Raphael zuckte mit den Schultern. „Ertappt. Aber dafür hab ich Regenwürmer mit einem Spaten zerteilt." Matthi stutze. „Sag bloß du hast die auch über dem Lagerfeuer gegrillt und gegessen!" Raphaels Mund klappte auf. Eine quälend lange Sekunde verging, dann verdrehte Matthi die Augen. „Sollte es mir Angst machen, dass du mir geglaubt hast? Ich habe noch nie Regenwürmer gegessen. Auch keine gegrillten." Erleichtert stieß Raphael die Luft aus, die er angehalten hatte.

„Ich hab die jedenfalls nicht weiterverarbeitet, sondern nur geteilt. Ich dachte da würden so zwei draus." Matthi schüttelte amüsiert den Kopf. „Kein Wunder, dass Frau Niederbach dir die Obhut über ihren Rasen erteilt hat. Bist ja ein echter Experte, was Regenwürmer angeht." Raphael nickte. „Da stimme ich zu." Matthi fuhr sich mit der Hand durch die Haare, seine Locken legten sich noch unordentlicher übereinander.

Raphael kratzte sich am Hinterkopf. „Trotzdem meine ich mich daran zu erinnern, dass Frau Niederbach sich damals die Hüfte wegen dir gebrochen hat. War das nicht dein Baseballschläger über den sie gestolpert ist?"

Matthi verharrte in seinen Bewegungen, plötzlich war sein Gesicht viel zu nah dran an Raphaels eigenem. Dunkle Schatten lagen unter seinen Augen, Matthi blinzelte. „Vielleicht hätte ich schon damals zu dem Entschluss kommen müssen, die Sache mit den Ballsportarten ein für alle Mal aufzugeben."

Raphael schluckte, dann drückte er sich seitlich an Matthi die Treppe herunter. Dann waren sie wieder gleich groß. „Du hast den Fußball dort liegen lassen", sagte Raphael und warf einen zögerlichen Blick in Richtung der Bushaltestelle. „Ja", bestätigte Matthi leise.
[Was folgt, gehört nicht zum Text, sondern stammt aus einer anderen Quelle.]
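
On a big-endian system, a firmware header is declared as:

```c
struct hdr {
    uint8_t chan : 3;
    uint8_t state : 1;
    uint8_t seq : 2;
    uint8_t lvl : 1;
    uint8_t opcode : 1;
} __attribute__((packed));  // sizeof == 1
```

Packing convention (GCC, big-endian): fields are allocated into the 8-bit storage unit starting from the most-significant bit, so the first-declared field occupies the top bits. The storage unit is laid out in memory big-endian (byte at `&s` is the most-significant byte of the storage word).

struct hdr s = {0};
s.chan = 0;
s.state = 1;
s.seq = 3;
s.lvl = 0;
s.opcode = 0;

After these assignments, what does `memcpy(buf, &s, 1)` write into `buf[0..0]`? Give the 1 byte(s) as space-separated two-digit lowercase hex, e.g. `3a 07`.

1c

[5+:3] chan=0 & 0x7 = 0x0; word=0x00
[4+:1] state=1 & 0x1 = 0x1; word=0x10
[2+:2] seq=3 & 0x3 = 0x3; word=0x1c
[1+:1] lvl=0 & 0x1 = 0x0; word=0x1c
[0+:1] opcode=0 & 0x1 = 0x0; word=0x1c
word = 0x1c → big-endian bytes:
  [0]=0x1c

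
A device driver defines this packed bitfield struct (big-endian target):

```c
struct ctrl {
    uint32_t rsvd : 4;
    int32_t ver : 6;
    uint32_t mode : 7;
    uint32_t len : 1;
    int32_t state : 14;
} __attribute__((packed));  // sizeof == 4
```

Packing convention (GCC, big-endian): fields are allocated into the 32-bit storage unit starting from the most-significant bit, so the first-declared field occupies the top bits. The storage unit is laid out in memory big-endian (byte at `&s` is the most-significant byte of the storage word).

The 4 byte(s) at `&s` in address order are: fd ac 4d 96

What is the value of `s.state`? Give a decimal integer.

3478

[0]=0xfd [1]=0xac [2]=0x4d [3]=0x96 (big-endian) → word 0xfdac4d96
rsvd:4 @ bit 28 → (0xfdac4d96>>28)&0xf = 0xf
ver:6 @ bit 22 → (0xfdac4d96>>22)&0x3f = 0x36
mode:7 @ bit 15 → (0xfdac4d96>>15)&0x7f = 0x58
len:1 @ bit 14 → (0xfdac4d96>>14)&0x1 = 0x1
state:14 @ bit 0 → (0xfdac4d96>>0)&0x3fff = 0xd96  ←
state signed 14b, MSB=0: value = 3478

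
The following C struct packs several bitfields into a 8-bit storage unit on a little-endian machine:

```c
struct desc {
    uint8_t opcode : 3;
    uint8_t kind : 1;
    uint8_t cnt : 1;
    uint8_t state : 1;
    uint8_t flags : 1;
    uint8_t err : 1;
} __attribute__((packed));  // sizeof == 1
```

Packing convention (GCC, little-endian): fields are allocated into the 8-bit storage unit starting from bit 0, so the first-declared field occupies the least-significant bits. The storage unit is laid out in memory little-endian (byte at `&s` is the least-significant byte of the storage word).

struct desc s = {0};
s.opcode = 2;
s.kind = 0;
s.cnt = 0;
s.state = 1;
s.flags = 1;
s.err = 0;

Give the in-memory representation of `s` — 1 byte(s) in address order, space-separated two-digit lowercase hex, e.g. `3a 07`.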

Seine Stimme klang rauer, wenn er flüsterte. „Und warum?" Einen Moment lang blieb es still, Matthi packte den Riemen der Sporttasche fester. „Ich-" Er atmete aus, presste die Lippen zu einem dünnen Strich zusammen.

„Es ist schwer in Worte zu fassen aber... Wenn der Ball dort liegt, dann-"Matthi klammerte sich an der Sporttasche fest. So krampfhaft, dass sich seine Fingerknöchel weiß färbten. „Er erinnert mich an Lissa und das Auto und ihren Tod. Wenn ich den Ball jeden Tag sehe, dann weiß ich, dass ich-" Er senkte seinen Kopf, bohrte seine Zehen in das weiche Gummi der Flip Flops.
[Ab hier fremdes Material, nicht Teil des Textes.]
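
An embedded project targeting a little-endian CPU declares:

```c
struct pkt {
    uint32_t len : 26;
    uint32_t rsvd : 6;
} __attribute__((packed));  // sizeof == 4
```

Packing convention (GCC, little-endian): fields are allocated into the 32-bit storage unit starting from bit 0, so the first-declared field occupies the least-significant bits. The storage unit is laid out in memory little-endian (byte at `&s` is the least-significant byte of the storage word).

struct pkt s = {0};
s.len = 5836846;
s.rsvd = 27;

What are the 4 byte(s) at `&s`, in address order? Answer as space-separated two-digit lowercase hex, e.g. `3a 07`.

len (26b) val=5836846 bits=0x59102e at bit 0: 0x0059102e
rsvd (6b) val=27 bits=0x1b at bit 26: 0x6c59102e
word = 0x6c59102e → little-endian bytes:
  [0]=0x2e  [1]=0x10  [2]=0x59  [3]=0x6c

2e 10 59 6c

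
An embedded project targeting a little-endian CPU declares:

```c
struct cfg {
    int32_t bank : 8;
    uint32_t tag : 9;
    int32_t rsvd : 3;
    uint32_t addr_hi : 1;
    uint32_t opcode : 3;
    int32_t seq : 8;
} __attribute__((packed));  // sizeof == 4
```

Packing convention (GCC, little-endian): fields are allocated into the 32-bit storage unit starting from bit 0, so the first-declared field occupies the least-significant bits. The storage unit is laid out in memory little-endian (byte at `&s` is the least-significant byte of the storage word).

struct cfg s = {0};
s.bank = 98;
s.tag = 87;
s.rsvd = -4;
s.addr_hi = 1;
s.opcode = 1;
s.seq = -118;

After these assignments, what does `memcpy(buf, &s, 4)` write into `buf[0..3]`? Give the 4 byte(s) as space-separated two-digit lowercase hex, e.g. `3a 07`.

62 57 38 8a

[0+:8] bank=98 & 0xff = 0x62; word=0x00000062
[8+:9] tag=87 & 0x1ff = 0x57; word=0x00005762
[17+:3] rsvd=-4 & 0x7 = 0x4; word=0x00085762
[20+:1] addr_hi=1 & 0x1 = 0x1; word=0x00185762
[21+:3] opcode=1 & 0x7 = 0x1; word=0x00385762
[24+:8] seq=-118 & 0xff = 0x8a; word=0x8a385762
word = 0x8a385762 → little-endian bytes:
  [0]=0x62  [1]=0x57  [2]=0x38  [3]=0x8a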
„Dann weißt du, dass du nicht Schuld bist", beendete Raphael den Satz für ihn. Matthi sah auf. „Nein." Er schüttelte den Kopf. „Nein, nein. Das ist falsch." Seine Finger verursachten ein schabendes Geräusch auf dem gewebten Stoff der Sporttasche. Die weißen Lettern eines Schriftzuges begannen schon abzublättern. Raphael konnte nicht erkennen, was dort einmal gestanden hatte. Matthi schwieg immer noch, dann trat ein anderer Ausdruck auf sein Gesicht. „Es ist meine Strafe, sonst vergesse ich, dass ich Schuld bin."
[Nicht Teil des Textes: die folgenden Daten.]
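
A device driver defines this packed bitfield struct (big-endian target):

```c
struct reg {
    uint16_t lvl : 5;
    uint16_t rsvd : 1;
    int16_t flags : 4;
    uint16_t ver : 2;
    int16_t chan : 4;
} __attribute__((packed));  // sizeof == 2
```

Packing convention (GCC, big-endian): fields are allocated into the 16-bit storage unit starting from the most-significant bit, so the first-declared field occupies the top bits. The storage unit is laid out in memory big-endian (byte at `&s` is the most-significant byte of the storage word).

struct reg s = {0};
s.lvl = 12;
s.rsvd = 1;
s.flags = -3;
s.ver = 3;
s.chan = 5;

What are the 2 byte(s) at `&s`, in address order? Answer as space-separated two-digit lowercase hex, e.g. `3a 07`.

lvl:5 = 12 → 0xc << 11 → word 0x6000
rsvd:1 = 1 → 0x1 << 10 → word 0x6400
flags:4 = -3 → 0xd << 6 → word 0x6740
ver:2 = 3 → 0x3 << 4 → word 0x6770
chan:4 = 5 → 0x5 << 0 → word 0x6775
word = 0x6775 → big-endian bytes:
  [0]=0x67  [1]=0x75

67 75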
„Das ist verquer." Raphael runzelte die Stirn, hätte Matthi gerne eine Hand auf die Schulter gelegt, sein Kinn angehoben und gesagt, dass er falsch lag. „Das ist nett von dir, Raphael. Wirklich. Und ich weiß das zu schätzen." Matthi trat einen Schritt zurück, trotzdem konnte Raphael noch jeden seiner Atemzüge hören. „Aber ich brauche niemanden, der mir sagt, dass ich keine Schuld trage. Das mache ich von ganz alleine. Deshalb der Ball, deshalb der Schulwechsel, deshalb alles."